Mr Alan Carter nottingham at mailman.lug.org.uk
Wed Jan 15 02:06:01 2003


> I have a large list of publications. The problem is that the order 
they =
> are
> in is the inverse to what I want (the oldest are first). The other 
major
> problem is the date is not in the same place for each article e.g.
> 
> Bloggs Joe, The Art Picking Your Nose, Journal of Useless Things, 
1975
> 
> Blair Tony, How to Make Friends and Influence People, 1997 Labour 
Manifestation pp 69 - 79.

The moving position of the dates in Matt's problem is not best 
addressed by a shell script, because a) shell is not good at string 
handling, b) the input data may contain characters shell is sensitive 
to, like ", c) he may believe he has a rigourous scheme for delimiting 
fields in his references, but you can bet there will be all sorts of 
doubles, tabs, spaces and even weird unprintables in there, d) there 
are a couple of messy aspects of the necessary loops that significantly 
increase the size and complexity of the script.

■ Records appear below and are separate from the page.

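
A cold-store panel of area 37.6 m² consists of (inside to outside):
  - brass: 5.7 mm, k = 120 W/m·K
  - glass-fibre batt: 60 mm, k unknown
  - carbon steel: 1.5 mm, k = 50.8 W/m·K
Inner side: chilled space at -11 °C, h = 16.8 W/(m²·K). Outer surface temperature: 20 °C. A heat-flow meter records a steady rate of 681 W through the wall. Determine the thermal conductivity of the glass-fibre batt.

k ≈ 0.0363 W/(m·K)

Using the resistance-network approach (series):
R_inner film = 1/(h_i·A) = 1/(16.8×37.6) = 0.001583 K/W
R_brass = L/(kA) = 0.0057/(120×37.6) = 1.263×10^-6 K/W
R_carbon steel = L/(kA) = 0.0015/(50.8×37.6) = 7.853×10^-7 K/W
Sum of known resistances R_other = 0.001585 K/W
Total R = ΔT/Q = 31/681 = 0.04552 K/W
R_glass-fibre batt = R_total − R_other = 0.04394 K/W
k = L/(R·A) = 0.06/(0.04394×37.6)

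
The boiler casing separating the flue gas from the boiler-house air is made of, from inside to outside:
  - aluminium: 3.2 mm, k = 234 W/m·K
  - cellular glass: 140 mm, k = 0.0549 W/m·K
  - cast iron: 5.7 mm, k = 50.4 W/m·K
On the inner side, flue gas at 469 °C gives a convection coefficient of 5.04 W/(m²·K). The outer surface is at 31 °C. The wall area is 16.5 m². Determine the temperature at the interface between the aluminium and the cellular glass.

Treating each layer as a thermal resistance in series:
R_inner film = 1/(h_i·A) = 1/(5.04×16.5) = 0.01203 K/W
R_aluminium = L/(kA) = 0.0032/(234×16.5) = 8.288×10^-7 K/W
R_cellular glass = L/(kA) = 0.14/(0.0549×16.5) = 0.1546 K/W
R_cast iron = L/(kA) = 0.0057/(50.4×16.5) = 6.854×10^-6 K/W
R_total = 0.1666 K/W;  Q = ΔT/R_total = 438/0.1666 = 2629 W
T_interface = T_inner − Q·ΣR(inner→interface) = 469 − 2630×0.01203

T ≈ 437 °C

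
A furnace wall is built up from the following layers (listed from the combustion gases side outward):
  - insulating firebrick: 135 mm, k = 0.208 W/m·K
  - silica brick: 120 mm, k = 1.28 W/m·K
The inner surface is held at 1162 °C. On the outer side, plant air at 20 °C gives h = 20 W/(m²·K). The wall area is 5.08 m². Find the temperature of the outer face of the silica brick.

T ≈ 92 °C

Using the resistance-network approach (series):
R_insulating firebrick = L/(kA) = 0.135/(0.208×5.08) = 0.1278 K/W
R_silica brick = L/(kA) = 0.12/(1.28×5.08) = 0.01845 K/W
R_outer film = 1/(h_o·A) = 1/(20×5.08) = 0.009843 K/W
R_total = 0.1561 K/W;  Q = ΔT/R_total = 1142/0.1561 = 7318 W
T_interface = T_inner − Q·ΣR(inner→interface) = 1162 − 7320×0.1462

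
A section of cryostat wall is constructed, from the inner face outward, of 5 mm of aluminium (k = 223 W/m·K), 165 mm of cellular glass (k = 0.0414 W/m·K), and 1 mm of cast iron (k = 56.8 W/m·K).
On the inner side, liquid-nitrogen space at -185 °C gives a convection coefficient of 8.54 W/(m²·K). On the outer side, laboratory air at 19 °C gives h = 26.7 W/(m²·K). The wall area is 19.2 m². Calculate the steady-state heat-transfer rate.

Model the wall as resistances in series:
R_inner film = 1/(h_i·A) = 1/(8.54×19.2) = 0.006099 K/W
R_aluminium = L/(kA) = 0.005/(223×19.2) = 1.168×10^-6 K/W
R_cellular glass = L/(kA) = 0.165/(0.0414×19.2) = 0.2076 K/W
R_cast iron = L/(kA) = 0.001/(56.8×19.2) = 9.17×10^-7 K/W
R_outer film = 1/(h_o·A) = 1/(26.7×19.2) = 0.001951 K/W
R_total = 0.2156 K/W
Q = ΔT / R_total = 204 / 0.2156

Q ≈ 946 W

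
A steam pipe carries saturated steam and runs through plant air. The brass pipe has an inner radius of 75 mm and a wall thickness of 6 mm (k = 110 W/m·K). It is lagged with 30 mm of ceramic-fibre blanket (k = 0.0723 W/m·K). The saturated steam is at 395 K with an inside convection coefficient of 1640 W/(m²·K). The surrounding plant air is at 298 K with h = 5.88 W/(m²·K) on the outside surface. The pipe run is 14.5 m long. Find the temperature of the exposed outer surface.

For a radial system each layer contributes R = ln(r_out/r_in)/(2πkL); films add R = 1/(hA).
R_inner film = 1/(h_i·2πr₁L) = 1/(1640×2π×0.075×14.5) = 8.924×10^-5 K/W
R_brass pipe wall = ln(81/75)/(2π×110×14.5) = 7.679×10^-6 K/W
R_ceramic-fibre blanket = ln(111/81)/(2π×0.0723×14.5) = 0.04783 K/W
R_outer film = 1/(h_o·2πr_oL) = 1/(5.88×2π×0.111×14.5) = 0.01682 K/W
R_total = 0.06475 K/W
Q = ΔT/R_total = 97/0.06475
Q = 1500 W
T_interface = T_inner − Q·ΣR(inner→interface) = 395 − 1500×0.04793

T ≈ 323 K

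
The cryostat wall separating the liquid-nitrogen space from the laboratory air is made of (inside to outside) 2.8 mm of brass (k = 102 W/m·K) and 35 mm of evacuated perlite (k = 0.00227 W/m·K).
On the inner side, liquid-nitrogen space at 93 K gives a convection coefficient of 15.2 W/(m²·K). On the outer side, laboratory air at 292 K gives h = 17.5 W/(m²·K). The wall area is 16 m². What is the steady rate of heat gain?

Q ≈ 205 W

Treating each layer as a thermal resistance in series:
R_inner film = 1/(h_i·A) = 1/(15.2×16) = 0.004112 K/W
R_brass = L/(kA) = 0.0028/(102×16) = 1.716×10^-6 K/W
R_evacuated perlite = L/(kA) = 0.035/(0.00227×16) = 0.9637 K/W
R_outer film = 1/(h_o·A) = 1/(17.5×16) = 0.003571 K/W
R_total = 0.9713 K/W
Q = ΔT / R_total = 199 / 0.9713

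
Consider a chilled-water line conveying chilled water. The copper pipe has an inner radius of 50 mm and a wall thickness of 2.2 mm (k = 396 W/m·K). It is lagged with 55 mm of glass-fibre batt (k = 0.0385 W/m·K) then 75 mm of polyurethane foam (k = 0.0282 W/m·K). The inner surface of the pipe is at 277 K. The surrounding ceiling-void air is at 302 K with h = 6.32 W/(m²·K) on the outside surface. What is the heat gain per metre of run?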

In ye olde UNIX model the solution is to scan through the file with a 
tiny C filter program, find the year fields and output each line with 
the line as the first field. Then shell can be used to sort the lines 
by year, and strip off the first field. The C program looks like this:

#include <stdio.h>
#include <string.h>

#define MAXLINE 1024
#define START 1950
#define END 2003

main(int argc, char **argv)
{
int Year;
char *Pointer;
char Buffer[MAXLINE + 1];
char Scratch[MAXLINE + 1];

while(fgets(Buffer, MAXLINE, stdin))
{
Year = 1900;
strcpy(Scratch, Buffer);
Pointer = strtok(Scratch, " \t\n");

while(Pointer)
{
if(atoi(Pointer) >= START &&
atoi(Pointer) <= END)
Year = atoi(Pointer);
Pointer = strtok(NULL, " \t\n");
}

printf("%d %s", Year, Buffer);
}
}

Just copy and paste it into a file called years.c, and compile by 
saying:

$ make years

Then just pipe the references through findyear, pipe the findyear 
output through sort(1) and pipe the results of that through a little 
command line loop that reads each line into two variables - one to be 
thrown away and the other that contains the original line, like this:

$ cat refs | years | sort | while read junk data
> do
> echo $data
> done

You could do this with awk or even perl just on the command line, both 
of which can be smart with string handling, delimiters and control flow,
but in both cases the funny characters problem would remain, and if you 
used perl you'd have to spend several hours debugging and ritually 
washing afterwards ;-)

Alan

--